Despite the excitement, there are hurdles to overcome. Cardiff’s reputation as a casual dining city, along with economic pressures, could make it difficult for more fine dining restaurants to flourish. 

“In London, you have people earning £100k, £200k, £300k, and £400k, eating out four times a week. We don’t have that level of wealth in South Wales. That’s just the reality. It also depends on the crowd. And with a potential recession in Cardiff, people are watching their spending. But they still want to splash out for special occasions,” said Jane.

For local diners like Ben from Canton, Gorse’s Michelin recognition signals a shift in the city’s food culture. “It’s about time Cardiff was recognized for what it has to offer,” he says. “We’ve got some incredible chefs here, and the more attention we get, the better for all of us.”

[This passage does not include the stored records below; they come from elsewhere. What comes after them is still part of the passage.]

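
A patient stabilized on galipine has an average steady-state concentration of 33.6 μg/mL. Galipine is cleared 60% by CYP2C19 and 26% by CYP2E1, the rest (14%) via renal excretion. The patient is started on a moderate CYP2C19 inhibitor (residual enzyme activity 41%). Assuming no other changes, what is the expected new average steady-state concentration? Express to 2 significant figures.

The CYP2C19 pathway (60% of clearance) is reduced to 0.41× activity: 0.6 × 0.41 = 0.246.
CYP2E1 (26%) and the residual 14% are unaffected.
New clearance relative to baseline: 0.246 + 0.26 + 0.14 = 0.646.
With dosing unchanged, average steady-state concentration scales as 1/CL: 33.6 / 0.646 = 52 μg/mL.

52 μg/mL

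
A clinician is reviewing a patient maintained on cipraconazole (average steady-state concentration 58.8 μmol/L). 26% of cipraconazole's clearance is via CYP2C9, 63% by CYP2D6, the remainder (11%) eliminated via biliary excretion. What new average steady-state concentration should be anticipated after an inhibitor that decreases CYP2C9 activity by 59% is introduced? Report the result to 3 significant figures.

69.5 μmol/L

The CYP2C9 pathway (26% of clearance) drops to 0.41× activity: 0.26 × 0.41 = 0.1066.
CYP2D6 (63%) and the residual 11% are unaffected.
Relative clearance = 0.1066 + 0.63 + 0.11 = 0.8466.
New average steady-state concentration = baseline ÷ relative clearance = 58.8 / 0.8466 = 69.5 μmol/L.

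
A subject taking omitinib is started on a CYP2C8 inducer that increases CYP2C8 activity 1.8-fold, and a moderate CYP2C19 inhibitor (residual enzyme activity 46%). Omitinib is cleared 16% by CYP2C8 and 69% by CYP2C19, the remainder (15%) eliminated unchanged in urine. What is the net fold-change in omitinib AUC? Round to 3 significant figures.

The CYP2C8 pathway (16% of clearance) increases to 1.8× activity: 0.16 × 1.8 = 0.288.
The CYP2C19 pathway (69% of clearance) is reduced to 0.46× activity: 0.69 × 0.46 = 0.3174.
Non-CYP routes (15%) are unchanged.
Relative clearance = 0.288 + 0.3174 + 0.15 = 0.7554.
Net AUC ratio = 1 / 0.7554 = 1.32.

1.32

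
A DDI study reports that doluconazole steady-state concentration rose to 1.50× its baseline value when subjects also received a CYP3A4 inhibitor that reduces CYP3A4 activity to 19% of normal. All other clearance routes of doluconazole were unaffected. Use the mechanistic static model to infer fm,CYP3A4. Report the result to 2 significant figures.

Write x for the fraction cleared via CYP3A4. The observed steady-state concentration change means clearance fell to 1/1.50 = 0.6667 of baseline.
Only the CYP3A4 route changed, so 0.6667 = x·0.19 + (1 − x), giving x = 0.41.

0.41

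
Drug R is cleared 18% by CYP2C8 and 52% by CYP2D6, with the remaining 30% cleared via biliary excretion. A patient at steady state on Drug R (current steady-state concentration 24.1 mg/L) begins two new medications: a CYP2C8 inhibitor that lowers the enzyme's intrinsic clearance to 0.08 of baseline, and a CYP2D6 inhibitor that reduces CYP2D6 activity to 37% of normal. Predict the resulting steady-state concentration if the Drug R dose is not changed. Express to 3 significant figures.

47.6 mg/L

The CYP2C8 pathway (18% of clearance) is reduced to 0.08× activity: 0.18 × 0.08 = 0.0144.
The CYP2D6 pathway (52% of clearance) is reduced to 0.37× activity: 0.52 × 0.37 = 0.1924.
Non-CYP routes (30%) are unchanged.
New clearance relative to baseline: 0.0144 + 0.1924 + 0.3 = 0.5068.
New steady-state concentration = 24.1 / 0.5068 = 47.6 mg/L (concentration scales inversely with clearance).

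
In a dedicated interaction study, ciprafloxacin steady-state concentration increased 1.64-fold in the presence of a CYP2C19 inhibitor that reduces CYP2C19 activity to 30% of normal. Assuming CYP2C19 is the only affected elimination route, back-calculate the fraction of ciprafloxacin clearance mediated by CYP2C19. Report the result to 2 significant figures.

Call the CYP2C19 fraction fm. After the interaction, CL_new/CL_old = fm × 0.3 + (1 − fm).
Steady-state concentration ratio = 1 / (new CL fraction), so new CL fraction = 1 / 1.64 = 0.6098.
fm × 0.3 + 1 − fm = 0.6098  ⇒  fm × (0.3 − 1) = −0.3902  ⇒  fm = 0.56.

0.56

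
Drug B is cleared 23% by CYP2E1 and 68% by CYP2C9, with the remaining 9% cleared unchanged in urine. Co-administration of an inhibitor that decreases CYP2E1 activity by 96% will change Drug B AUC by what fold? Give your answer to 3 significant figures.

1.28

The CYP2E1 pathway (23% of clearance) is reduced to 0.04× activity: 0.23 × 0.04 = 0.0092.
CYP2C9 (68%) and the residual 9% are unaffected.
New clearance relative to baseline: 0.0092 + 0.68 + 0.09 = 0.7792.
AUC ratio = CL_old/CL_new = 1 / 0.7792 = 1.28.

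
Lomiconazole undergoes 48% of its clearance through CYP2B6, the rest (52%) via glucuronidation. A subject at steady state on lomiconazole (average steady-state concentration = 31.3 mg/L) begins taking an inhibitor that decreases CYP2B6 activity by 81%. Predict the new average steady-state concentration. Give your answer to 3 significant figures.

51.2 mg/L

The CYP2B6 pathway (48% of clearance) is reduced to 0.19× activity: 0.48 × 0.19 = 0.0912.
Non-CYP routes (52%) are unchanged.
Relative clearance = 0.0912 + 0.52 = 0.6112.
New average steady-state concentration = baseline ÷ relative clearance = 31.3 / 0.6112 = 51.2 mg/L.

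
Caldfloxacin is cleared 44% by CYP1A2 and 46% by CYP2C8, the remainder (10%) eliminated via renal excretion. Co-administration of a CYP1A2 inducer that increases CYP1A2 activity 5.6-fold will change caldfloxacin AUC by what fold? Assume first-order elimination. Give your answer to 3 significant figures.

The CYP1A2 pathway (44% of clearance) is boosted to 5.6× activity: 0.44 × 5.6 = 2.464.
CYP2C8 (46%) and the residual 10% are unaffected.
Relative clearance = 2.464 + 0.46 + 0.1 = 3.024.
AUC is inversely proportional to clearance, so the fold-change is 1 / 3.024 = 0.331.

0.331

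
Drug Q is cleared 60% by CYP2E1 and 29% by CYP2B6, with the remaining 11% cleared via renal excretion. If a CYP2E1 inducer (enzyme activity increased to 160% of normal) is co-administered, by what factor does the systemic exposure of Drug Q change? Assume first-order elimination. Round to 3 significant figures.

0.735

The CYP2E1 pathway (60% of clearance) is boosted to 1.6× activity: 0.6 × 1.6 = 0.96.
CYP2B6 (29%) and the residual 11% are unaffected.
Relative clearance = 0.96 + 0.29 + 0.11 = 1.36.
Systemic exposure ratio = CL_old/CL_new = 1 / 1.36 = 0.735.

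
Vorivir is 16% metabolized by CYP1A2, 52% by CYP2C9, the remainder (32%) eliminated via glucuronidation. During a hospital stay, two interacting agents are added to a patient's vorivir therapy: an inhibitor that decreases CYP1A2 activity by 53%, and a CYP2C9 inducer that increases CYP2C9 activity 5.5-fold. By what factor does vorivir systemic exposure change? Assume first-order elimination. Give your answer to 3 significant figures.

The CYP1A2 pathway (16% of clearance) is reduced to 0.47× activity: 0.16 × 0.47 = 0.0752.
The CYP2C9 pathway (52% of clearance) is boosted to 5.5× activity: 0.52 × 5.5 = 2.86.
Non-CYP routes (32%) are unchanged.
New clearance relative to baseline: 0.0752 + 2.86 + 0.32 = 3.2552.
Net systemic exposure ratio = 1 / 3.2552 = 0.307.

0.307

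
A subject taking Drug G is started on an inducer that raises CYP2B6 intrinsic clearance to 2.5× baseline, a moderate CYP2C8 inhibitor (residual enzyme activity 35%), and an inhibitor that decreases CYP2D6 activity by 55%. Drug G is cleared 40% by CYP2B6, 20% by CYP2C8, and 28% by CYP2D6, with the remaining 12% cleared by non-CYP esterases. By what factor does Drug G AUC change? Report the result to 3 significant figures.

0.760

The CYP2B6 pathway (40% of clearance) increases to 2.5× activity: 0.4 × 2.5 = 1.
The CYP2C8 pathway (20% of clearance) drops to 0.35× activity: 0.2 × 0.35 = 0.07.
The CYP2D6 pathway (28% of clearance) is reduced to 0.45× activity: 0.28 × 0.45 = 0.126.
Non-CYP routes (12%) are unchanged.
New clearance relative to baseline: 1 + 0.07 + 0.126 + 0.12 = 1.316.
Because AUC varies inversely with clearance, the combined effect is 1 / 1.316 = 0.760.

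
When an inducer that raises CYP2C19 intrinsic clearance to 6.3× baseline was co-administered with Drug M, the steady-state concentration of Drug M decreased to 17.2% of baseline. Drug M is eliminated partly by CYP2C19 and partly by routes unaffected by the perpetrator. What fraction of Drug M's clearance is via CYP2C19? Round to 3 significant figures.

Call the CYP2C19 fraction fm. After the interaction, CL_new/CL_old = fm × 6.3 + (1 − fm).
Steady-state concentration ratio = 1 / (new CL fraction), so new CL fraction = 1 / 0.172 = 5.814.
fm × 6.3 + 1 − fm = 5.814  ⇒  fm × (6.3 − 1) = 4.814  ⇒  fm = 0.908.

0.908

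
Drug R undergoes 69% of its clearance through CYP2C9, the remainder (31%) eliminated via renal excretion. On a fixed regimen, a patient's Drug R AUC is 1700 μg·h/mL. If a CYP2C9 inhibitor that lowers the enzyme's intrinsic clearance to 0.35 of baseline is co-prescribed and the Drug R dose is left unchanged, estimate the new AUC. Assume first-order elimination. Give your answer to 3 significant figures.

The CYP2C9 pathway (69% of clearance) falls to 0.35× activity: 0.69 × 0.35 = 0.2415.
Non-CYP routes (31%) are unchanged.
Relative clearance = 0.2415 + 0.31 = 0.5515.
New AUC = baseline ÷ relative clearance = 1700 / 0.5515 = 3.08 × 10³ μg·h/mL.

3.08 × 10³ μg·h/mL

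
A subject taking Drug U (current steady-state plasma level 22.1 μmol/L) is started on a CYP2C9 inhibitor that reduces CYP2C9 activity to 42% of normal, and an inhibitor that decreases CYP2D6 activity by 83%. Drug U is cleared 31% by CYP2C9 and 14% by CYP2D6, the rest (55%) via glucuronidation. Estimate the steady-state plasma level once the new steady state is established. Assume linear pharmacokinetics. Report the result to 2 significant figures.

31 μmol/L

The CYP2C9 pathway (31% of clearance) falls to 0.42× activity: 0.31 × 0.42 = 0.1302.
The CYP2D6 pathway (14% of clearance) is reduced to 0.17× activity: 0.14 × 0.17 = 0.0238.
Non-CYP routes (55%) are unchanged.
CL_new/CL_old = 0.1302 + 0.0238 + 0.55 = 0.704.
Steady-state plasma level ∝ 1/CL: new value = 22.1 / 0.704 = 31 μmol/L.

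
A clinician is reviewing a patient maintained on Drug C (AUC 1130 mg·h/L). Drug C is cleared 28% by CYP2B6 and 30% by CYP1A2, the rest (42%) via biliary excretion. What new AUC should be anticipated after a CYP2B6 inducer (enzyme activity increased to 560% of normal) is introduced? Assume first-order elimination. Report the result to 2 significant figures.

4.9 × 10² mg·h/L

CYP2B6: 0.28 × 5.6 = 1.568
CYP1A2: 0.3 (unchanged)
Other: 0.42 (unchanged)
CL_new/CL_old = 1.568 + 0.3 + 0.42 = 2.288.
AUC ∝ 1/CL, so new value = 1130 / 2.288 = 4.9 × 10² mg·h/L.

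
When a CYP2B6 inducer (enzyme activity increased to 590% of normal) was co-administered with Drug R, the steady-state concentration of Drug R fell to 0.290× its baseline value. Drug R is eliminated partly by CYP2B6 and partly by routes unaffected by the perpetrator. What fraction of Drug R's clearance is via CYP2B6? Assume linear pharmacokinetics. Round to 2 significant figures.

0.50

Let fm be the CYP2B6 fraction. New clearance relative to baseline = fm × 5.9 + (1 − fm).
Steady-state concentration ratio = 1 / (new CL fraction), so new CL fraction = 1 / 0.290 = 3.448.
fm × 5.9 + 1 − fm = 3.448  ⇒  fm × (5.9 − 1) = 2.448  ⇒  fm = 0.50.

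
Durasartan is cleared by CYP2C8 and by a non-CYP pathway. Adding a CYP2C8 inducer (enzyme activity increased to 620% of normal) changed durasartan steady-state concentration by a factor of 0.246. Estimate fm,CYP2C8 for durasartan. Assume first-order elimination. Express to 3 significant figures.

0.589

Call the CYP2C8 fraction fm. After the interaction, CL_new/CL_old = fm × 6.2 + (1 − fm).
Steady-state concentration ratio = 1 / (new CL fraction), so new CL fraction = 1 / 0.246 = 4.065.
fm × 6.2 + 1 − fm = 4.065  ⇒  fm × (6.2 − 1) = 3.065  ⇒  fm = 0.589.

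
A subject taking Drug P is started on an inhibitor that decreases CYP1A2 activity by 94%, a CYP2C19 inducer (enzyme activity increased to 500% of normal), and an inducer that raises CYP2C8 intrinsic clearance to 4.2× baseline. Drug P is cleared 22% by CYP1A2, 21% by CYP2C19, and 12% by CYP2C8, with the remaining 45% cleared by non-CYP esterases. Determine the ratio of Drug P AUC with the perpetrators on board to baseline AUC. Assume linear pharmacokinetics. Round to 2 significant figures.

The CYP1A2 pathway (22% of clearance) drops to 0.06× activity: 0.22 × 0.06 = 0.0132.
The CYP2C19 pathway (21% of clearance) increases to 5× activity: 0.21 × 5 = 1.05.
The CYP2C8 pathway (12% of clearance) increases to 4.2× activity: 0.12 × 4.2 = 0.504.
The remaining 45% of clearance is unaffected.
New clearance relative to baseline: 0.0132 + 1.05 + 0.504 + 0.45 = 2.0172.
Net AUC ratio = 1 / 2.0172 = 0.50.

0.50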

Tom Waters preparing live food for the next set of diners who will start to come in by 6:30pm.

As for Tom Waters, the journey is far from over. He remains humble in the face of his success, always striving to improve and showcase the best of Welsh cuisine.

“I’m really thankful for everyone who has supported us over the period of time,” he says, a sentiment that speaks to the heart of what Gorse represents: a community of people coming together to celebrate the richness of Welsh food and culture. 

As Gorse continues to grow and thrive, one thing is certain: the story of Tom Waters and his restaurant will be a key chapter in Cardiff’s rising food scene. It’s a symbol of what’s possible when passion meets perseverance—and a sign that the city’s culinary future is brighter than ever.